Shortage

#Burnout: Why don't family doctors just cut back their hours?

I shared an article recently about another family doctor who shut down his practice.

In response, I was asked on X (formerly Twitter):

If you feel that you are burning out you need to have the will to reduce your work at any cost. You are supposed to be a professional who is not on a payroll yet on a contract. Does your contract force you to work 70 hours/week ?

This is a great question and one that I’ve thought through many times — especially considering my own burnout.

When a family doctor cuts back their hours, two major things happen:

The first: You cut back your hours ➡️ fewer hours in clinic ➡️ less access for patients ➡️ patients become unhealthier ➡️ their visits become more complex and take even longer ➡️ your clinic runs behind ➡️ you have fewer spots to see patients ➡️ these patients end up in the ER and hospital for a preventable illness ➡️ the system gets bogged down ➡️ wait times skyrocket ➡️ you are blamed in the media and by government ➡️ you yourself know you could and should provide better care ➡️ your burnout worsens ➡️ you leave practice OR you still stay in practice ➡️ you get depressed and end up at high risk of suicide ➡️ you close your clinic.

And yes, physicians do consider and die by suicide from burnout.

Suicide is one of the most devastating consequences of uncontrolled burnout.

The second: You cut back your hours in clinic ➡️ less revenue for your beloved clinic, the clinic you’ve worked so hard to build ➡️ salaries are the highest expense in your clinic ➡️ you let go of a staff person ➡️ If you are a solo doctor, you close your clinic. If you are in a group practice, you can’t make your share of the expense ➡️ you close your clinic.

Here’s the kicker:

Once a family doctor leaves their comprehensive care practice, they do not come back.

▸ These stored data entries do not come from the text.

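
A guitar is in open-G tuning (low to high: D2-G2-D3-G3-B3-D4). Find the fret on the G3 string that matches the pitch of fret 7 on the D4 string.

D4 at fret 7 is D4 + 7 semitones = A4.
The open G3 string is 7 semitones below the open D4, so the same pitch on the G3 string lies at fret 7 + 7 = 14.

14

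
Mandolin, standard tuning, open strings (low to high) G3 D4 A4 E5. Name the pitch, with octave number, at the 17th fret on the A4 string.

Each fret is one semitone, so A4 + 17 = D6.

D6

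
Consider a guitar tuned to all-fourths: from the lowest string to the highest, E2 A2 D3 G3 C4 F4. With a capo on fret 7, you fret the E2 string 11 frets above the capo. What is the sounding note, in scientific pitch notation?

The capo raises the open E2 by 7 semitones to B2; fretting 11 more gives E2 + 7 + 11 = E2 + 18 semitones = A#3.

A#3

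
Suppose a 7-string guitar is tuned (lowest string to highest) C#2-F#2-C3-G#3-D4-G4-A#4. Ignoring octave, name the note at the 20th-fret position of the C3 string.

The open C3 string plus 20 semitones: C–C#–D–D#–…–F#–G–G#.

G#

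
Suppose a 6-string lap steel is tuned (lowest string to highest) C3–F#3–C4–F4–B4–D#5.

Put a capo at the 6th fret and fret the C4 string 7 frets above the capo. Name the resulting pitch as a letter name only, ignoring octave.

The capo raises the open C4 by 6 semitones to F#4; fretting 7 more gives C4 + 6 + 7 = C4 + 13 semitones, landing on C#.
(Also written Db.)

C#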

The healthcare system loses out. Strong healthcare systems are built on a foundation of strong, healthy family doctors. Most of all, patients lose out.

What is the solution? The Ontario government can do something about this. How they fund and how much they fund family medicine is a part of it. So are the policies they create that determine how family doctors work, how many hours we need to put in, and how much paperwork we’re stuck doing.

The governments in BC, Manitoba and Saskatchewan made it happen. It’s time that Ontario follows suit.